Eksoterm adalah hewan yang sumber panas tubuhnya berasal dari lingkungan sekitar
(menyerap panas lingkungan). Suhu tubuh hewan eksoterm cenderung fluktuatif. Hewan dalam
kelompok ini adalah amfibi, reptilia, ikan, dan invertebrata.
Mencit merupakan hewan endoterm. Berbeda dengan hewan eksoterm yang laju
metabolismenya berubah-ubah sesuai suhu lingkungan, hewan endoterm cenderung menjaga
suhu tubuh yang konstan. Akan tetapi, secara umum mereka akan membutuhkan lebih banyak
energi untuk menjaga kekonstanan suhu tubuhnya yang cukup tinggi tersebut. (Biofagri,2006)

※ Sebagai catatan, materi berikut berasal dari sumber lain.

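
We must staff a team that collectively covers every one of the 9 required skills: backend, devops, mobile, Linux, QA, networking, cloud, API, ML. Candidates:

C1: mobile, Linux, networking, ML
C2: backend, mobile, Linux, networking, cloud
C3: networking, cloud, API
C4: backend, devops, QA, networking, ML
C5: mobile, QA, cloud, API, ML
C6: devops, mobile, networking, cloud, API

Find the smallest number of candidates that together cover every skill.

C1, C3, C4 together cover {backend, devops, mobile, Linux, QA, networking, cloud, API, ML} — every skill.
No 2 of the 6 candidates cover everything (all 15 pairs fall short), so 3 is minimum.

3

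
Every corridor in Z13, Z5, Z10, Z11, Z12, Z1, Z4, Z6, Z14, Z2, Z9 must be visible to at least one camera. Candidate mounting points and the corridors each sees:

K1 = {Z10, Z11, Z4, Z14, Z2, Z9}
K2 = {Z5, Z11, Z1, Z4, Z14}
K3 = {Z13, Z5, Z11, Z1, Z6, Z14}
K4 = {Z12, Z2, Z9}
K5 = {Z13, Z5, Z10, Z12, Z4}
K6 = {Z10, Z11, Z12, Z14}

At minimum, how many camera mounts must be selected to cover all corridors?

3

K1, K3, K4 together cover {Z13, Z5, Z10, Z11, Z12, Z1, Z4, Z6, Z14, Z2, Z9} — every corridor.
No 2 of the 6 camera mounts cover everything (all 15 pairs fall short), so 3 is minimum.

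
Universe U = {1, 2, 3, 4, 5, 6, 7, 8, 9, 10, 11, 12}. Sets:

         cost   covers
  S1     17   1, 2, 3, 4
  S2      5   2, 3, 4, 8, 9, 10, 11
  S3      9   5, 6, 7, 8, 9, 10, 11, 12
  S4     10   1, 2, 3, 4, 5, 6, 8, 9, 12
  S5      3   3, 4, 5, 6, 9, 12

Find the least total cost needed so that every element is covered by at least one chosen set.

19

S3, S4 cover every element at cost 9 + 10 = 19.
Any cover uses at least 2 sets; among all covering selections none totals below 19.
Greedy by coverage-per-cost would pick S5, S2, S3, S4 for 27 — worse than the optimum 19.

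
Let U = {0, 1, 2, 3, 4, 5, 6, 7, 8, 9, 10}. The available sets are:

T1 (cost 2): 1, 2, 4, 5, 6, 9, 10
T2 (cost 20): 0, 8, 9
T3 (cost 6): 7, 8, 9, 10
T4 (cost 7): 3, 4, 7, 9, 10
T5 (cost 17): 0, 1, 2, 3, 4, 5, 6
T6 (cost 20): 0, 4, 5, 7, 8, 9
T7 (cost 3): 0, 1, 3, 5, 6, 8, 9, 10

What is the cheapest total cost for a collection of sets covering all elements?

11

T1, T3, T7 cover every element at cost 2 + 6 + 3 = 11.
Any cover uses at least 2 sets; among all covering selections none totals below 11.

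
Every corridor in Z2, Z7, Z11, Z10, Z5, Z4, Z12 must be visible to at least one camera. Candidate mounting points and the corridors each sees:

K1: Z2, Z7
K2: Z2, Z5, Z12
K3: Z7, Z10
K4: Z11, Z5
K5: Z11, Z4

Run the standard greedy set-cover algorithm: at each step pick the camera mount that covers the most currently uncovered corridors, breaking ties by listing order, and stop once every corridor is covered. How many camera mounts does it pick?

Pick 1: K2 covers 3 new corridors (Z2, Z5, Z12).
Pick 2: K3 covers 2 new corridors (Z7, Z10).
Pick 3: K5 covers 2 new corridors (Z11, Z4).
Greedy uses 3 camera mounts.

3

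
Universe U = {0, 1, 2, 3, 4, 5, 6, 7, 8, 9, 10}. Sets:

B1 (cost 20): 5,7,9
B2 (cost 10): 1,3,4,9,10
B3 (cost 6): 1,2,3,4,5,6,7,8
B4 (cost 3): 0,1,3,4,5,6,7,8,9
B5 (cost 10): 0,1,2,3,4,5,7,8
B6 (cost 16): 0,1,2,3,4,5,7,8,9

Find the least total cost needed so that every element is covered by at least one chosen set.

19

B2, B3, B4 cover every element at cost 10 + 6 + 3 = 19.
Any cover uses at least 3 sets; among all covering selections none totals below 19.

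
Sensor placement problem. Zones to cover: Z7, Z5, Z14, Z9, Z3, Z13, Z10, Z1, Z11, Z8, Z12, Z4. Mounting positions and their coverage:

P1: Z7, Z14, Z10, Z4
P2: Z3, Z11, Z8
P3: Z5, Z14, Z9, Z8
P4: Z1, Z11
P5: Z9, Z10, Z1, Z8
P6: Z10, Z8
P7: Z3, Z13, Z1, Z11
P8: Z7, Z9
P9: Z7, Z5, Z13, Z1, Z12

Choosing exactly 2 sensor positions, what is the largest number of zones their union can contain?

Choosing P1, P7 covers {Z7, Z14, Z3, Z13, Z10, Z1, Z11, Z4} — 8 zones.
No choice of 2 sensor positions does better; here Z5, Z9, Z8, Z12 are left uncovered.

8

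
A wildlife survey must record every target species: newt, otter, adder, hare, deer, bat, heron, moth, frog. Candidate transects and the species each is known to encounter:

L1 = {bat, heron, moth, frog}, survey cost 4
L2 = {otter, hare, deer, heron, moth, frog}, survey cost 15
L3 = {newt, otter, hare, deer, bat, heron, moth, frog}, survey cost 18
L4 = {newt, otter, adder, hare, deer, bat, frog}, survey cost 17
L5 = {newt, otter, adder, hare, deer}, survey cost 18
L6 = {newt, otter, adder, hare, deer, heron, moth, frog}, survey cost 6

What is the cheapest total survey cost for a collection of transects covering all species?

10

L1, L6 cover every species at survey cost 4 + 6 = 10.
Any cover uses at least 2 transects; among all covering selections none totals below 10.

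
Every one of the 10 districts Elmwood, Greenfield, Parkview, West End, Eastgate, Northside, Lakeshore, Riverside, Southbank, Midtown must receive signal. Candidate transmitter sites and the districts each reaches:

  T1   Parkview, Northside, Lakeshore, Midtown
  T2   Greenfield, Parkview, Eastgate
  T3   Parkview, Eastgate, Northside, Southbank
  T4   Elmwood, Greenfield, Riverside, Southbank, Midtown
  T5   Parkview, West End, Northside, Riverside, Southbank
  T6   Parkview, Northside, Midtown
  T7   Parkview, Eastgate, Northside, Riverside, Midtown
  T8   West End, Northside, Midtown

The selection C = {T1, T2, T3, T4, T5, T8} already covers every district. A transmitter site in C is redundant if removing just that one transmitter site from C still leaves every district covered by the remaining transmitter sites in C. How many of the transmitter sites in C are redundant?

Drop T1: Lakeshore uncovered — not redundant.
Drop T2: the rest still cover every district — redundant.
Drop T3: the rest still cover every district — redundant.
Drop T4: Elmwood uncovered — not redundant.
Drop T5: the rest still cover every district — redundant.
Drop T8: the rest still cover every district — redundant.
4 redundant: T2, T3, T5, T8.

4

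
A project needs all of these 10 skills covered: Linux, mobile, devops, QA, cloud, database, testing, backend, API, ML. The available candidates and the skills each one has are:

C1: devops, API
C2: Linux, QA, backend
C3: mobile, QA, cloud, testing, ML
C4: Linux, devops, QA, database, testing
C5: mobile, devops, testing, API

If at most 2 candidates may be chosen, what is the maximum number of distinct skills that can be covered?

8

Choosing C3, C4 covers {Linux, mobile, devops, QA, cloud, database, testing, ML} — 8 skills.
No choice of 2 candidates does better; here backend, API are left uncovered.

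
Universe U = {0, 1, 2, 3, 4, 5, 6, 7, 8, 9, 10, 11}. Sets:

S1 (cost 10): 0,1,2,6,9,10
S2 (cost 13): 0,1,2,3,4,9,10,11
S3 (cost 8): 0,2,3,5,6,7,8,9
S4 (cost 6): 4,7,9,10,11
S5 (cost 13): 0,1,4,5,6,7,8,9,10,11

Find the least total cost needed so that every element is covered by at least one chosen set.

21

S2, S3 cover every element at cost 13 + 8 = 21.
Any cover uses at least 2 sets; among all covering selections none totals below 21.
Greedy by coverage-per-cost would pick S3, S4, S1 for 24 — worse than the optimum 21.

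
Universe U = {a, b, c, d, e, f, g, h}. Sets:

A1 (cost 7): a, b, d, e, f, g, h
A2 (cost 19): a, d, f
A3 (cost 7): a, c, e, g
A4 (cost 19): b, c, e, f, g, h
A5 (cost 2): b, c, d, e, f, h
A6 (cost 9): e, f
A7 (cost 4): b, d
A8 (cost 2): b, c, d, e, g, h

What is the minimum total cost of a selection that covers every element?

9

A1, A5 cover every element at cost 7 + 2 = 9.
Any cover uses at least 2 sets; among all covering selections none totals below 9.
Greedy by coverage-per-cost would pick A5, A8, A1 for 11 — worse than the optimum 9.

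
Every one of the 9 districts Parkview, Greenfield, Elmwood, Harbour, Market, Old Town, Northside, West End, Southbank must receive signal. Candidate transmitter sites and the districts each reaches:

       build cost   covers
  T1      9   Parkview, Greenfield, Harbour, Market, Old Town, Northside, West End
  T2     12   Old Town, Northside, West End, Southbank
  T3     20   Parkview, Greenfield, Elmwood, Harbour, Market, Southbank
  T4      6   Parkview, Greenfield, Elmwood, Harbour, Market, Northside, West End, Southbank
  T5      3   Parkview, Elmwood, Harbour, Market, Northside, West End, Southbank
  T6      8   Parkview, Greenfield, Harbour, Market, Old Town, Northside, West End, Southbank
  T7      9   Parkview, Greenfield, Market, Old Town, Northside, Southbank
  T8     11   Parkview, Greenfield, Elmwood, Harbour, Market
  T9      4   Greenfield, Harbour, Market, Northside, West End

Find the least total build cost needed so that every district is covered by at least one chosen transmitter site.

11

T5, T6 cover every district at build cost 3 + 8 = 11.
Any cover uses at least 2 transmitter sites; among all covering selections none totals below 11.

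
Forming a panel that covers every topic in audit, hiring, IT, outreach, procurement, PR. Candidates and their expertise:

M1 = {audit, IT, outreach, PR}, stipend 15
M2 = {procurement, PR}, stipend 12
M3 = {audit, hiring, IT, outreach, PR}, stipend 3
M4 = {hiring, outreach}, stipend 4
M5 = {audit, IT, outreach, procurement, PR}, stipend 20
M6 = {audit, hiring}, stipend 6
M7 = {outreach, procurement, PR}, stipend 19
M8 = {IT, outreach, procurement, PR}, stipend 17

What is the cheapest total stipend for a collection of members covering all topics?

M2, M3 cover every topic at stipend 12 + 3 = 15.
Any cover uses at least 2 members; among all covering selections none totals below 15.

15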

Menurut studi dari literatur, karena hewan endoterm memperoleh panas tubuh melalui
metabolisme, seharusnya laju respirasi mencit lebih tinggi daripada kadal dan ikan. Namun yang
terjadi malahan sebaliknya. Hal ini kemungkinan besar terjadi karena suhu pada small animal
metabolism aparatus memiliki suhu yang cukup tinggi / diatas suhu ruang rata – rata yaitu 30 oC.
Karena suhu lingkungan cukup panas, maka yang dilakukan mencit adalah mendinginkan suhu
tubuhnya, sedangkan kadal memanfaatkan lingkungan hangat itu untuk menghangatkan
tubuhnya sehingga kadal bernafas lebih banyak.